その神の決定に反旗を翻したのがルシフェル、のちのサタンである
このサタンの被造物としての悲哀を高々と謳いあげたのが、ミルトンの『失楽園』である

神の愛は人間にだけ注がれ、自分たちがいくら神を崇めようとも帰って来るのは冷たい反応のみ。なぜ神は自分たちを愛さないのか。なぜ人間だけを愛するのか

ここにはアベルとカインの主題も含まれている

さて、天界でのこの戦いにおいて、サタンの軍勢と戦ったのが天使長ガブリエル含む四天使である

ゼノブレイド2における500年前の戦争は、このサタンとガブリエルの戦いであったともいえる。つまり500年前の戦争においてサタンはメツであり、天の軍勢はイーラである(現在においては、イーラは堕天した元天使となっている)
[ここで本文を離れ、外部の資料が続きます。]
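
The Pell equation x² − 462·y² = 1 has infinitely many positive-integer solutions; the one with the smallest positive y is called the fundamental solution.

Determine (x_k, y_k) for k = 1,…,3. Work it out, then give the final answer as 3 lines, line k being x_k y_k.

43 2
3697 172
317899 14790

√462 → a₀=21, period (2,42); ℓ=2 even so k=1
i=0: a=21 ⇒ p=21, q=1
i=1: a=2 ⇒ p=43, q=2
fundamental: x₁=43, y₁=2  (since 1849 − 462·4 = 1)
(43+2√462)^2 = 3697 + 172√462
(43+2√462)^3 = 317899 + 14790√462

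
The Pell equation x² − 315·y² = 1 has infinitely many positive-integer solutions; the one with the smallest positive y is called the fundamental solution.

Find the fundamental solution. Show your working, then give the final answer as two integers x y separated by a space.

[17; 1,2,1,34] for √315; ℓ=4 ⇒ convergent index 3
k=0  a_k=17  p_k/q_k = 17/1
k=1  a_k=1  p_k/q_k = 18/1
k=2  a_k=2  p_k/q_k = 53/3
k=3  a_k=1  p_k/q_k = 71/4
fundamental: x₁=71, y₁=4  (since 5041 − 315·16 = 1)

71 4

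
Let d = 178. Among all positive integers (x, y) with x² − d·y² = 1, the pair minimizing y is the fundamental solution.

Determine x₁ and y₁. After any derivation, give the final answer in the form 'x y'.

[13; 2,1,12,1,2,26] for √178; ℓ=6 ⇒ convergent index 5
step 0: (13, 1)  from 13·(1,0) + (0,1)
…
step 2: (40, 3)  from 1·(27,2) + (13,1)
step 3: (507, 38)  from 12·(40,3) + (27,2)
step 4: (547, 41)  from 1·(507,38) + (40,3)
step 5: (1601, 120)  from 2·(547,41) + (507,38)
fundamental: x₁=1601, y₁=120  (since 2563201 − 178·14400 = 1)

1601 120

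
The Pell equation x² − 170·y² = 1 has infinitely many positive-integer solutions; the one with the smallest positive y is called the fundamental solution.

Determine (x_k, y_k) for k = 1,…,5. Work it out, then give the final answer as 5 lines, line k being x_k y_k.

d=170: √d = [13; 26] (ℓ=1, odd), read p_1/q_1
i=0: a=13 ⇒ p=13, q=1
i=1: a=26 ⇒ p=339, q=26
(x₁, y₁) = (339, 26);  339² − 170·26² = 1 ✓
(x_2, y_2) = (339·339 + 170·26·26, 339·26 + 26·339) = (229841, 17628)
(x_3, y_3) = (339·229841 + 170·26·17628, 339·17628 + 26·229841) = (155831859, 11951758)
(x_4, y_4) = (339·155831859 + 170·26·11951758, 339·11951758 + 26·155831859) = (105653770561, 8103274296)
(x_5, y_5) = (339·105653770561 + 170·26·8103274296, 339·8103274296 + 26·105653770561) = (71633100608499, 5494008020930)

339 26
229841 17628
155831859 11951758
105653770561 8103274296
71633100608499 5494008020930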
その500年前の戦争において、ガブリエルの役割を担っていたのが


ヒカリである


聖母マリア、養父ヨセフ、神の子キリスト、大天使ガブリエル

このうちガブリエルはヒカリが担っていた。この推察を敷衍するのならば、

聖母マリアはラウラであり、養父ヨセフはアデルである

そして神の子キリストは、レックスとなる

レックスといっても現在のレックスではなく元型としてのレックスである

「悲劇的な結末を遂げるよう宿命づけられた少年と、それに立ち会うように宿命づけられた少女」

この元型的な関係が、ゼノブレイド2の世界で幾度も繰り返されてきたのだ
その最初の例が「クラウス」と「ガラテア」なのかもしれない(あるいはもっと遡れるか)

おそらくヒカリは500年前に「前レックス」が悲劇的な死に見舞われるのに立ち会っている(その瞳の色は「黄色」)

その苦痛に耐えきれなかったヒカリはホムラを作り出し、自分は眠ったのだ

やがてホムラも眠りにつき、その目覚めと共にレックスと出会う
レックスもまた死ぬように宿命づけられた存在であった

そして、それはシンによってレックスが心臓を貫かれることで確かに果たされる

だがここで宿命を打ち破る不測の事態が起きる
ホムラがレックスを生き返らせたのである

この例外的な出来事が後にクラウスを心変わりさせ、長い悲劇の連鎖を終わらせるのである

後記

なにぶん二週目をやってないので、そもそもストーリーをちゃんと理解できてない可能性がある

『失楽園』のサタンと天使の戦争がゼノブレイドにおける500年前の戦争であるという考察も、クリアしてだいぶ経ってから思いついたものである。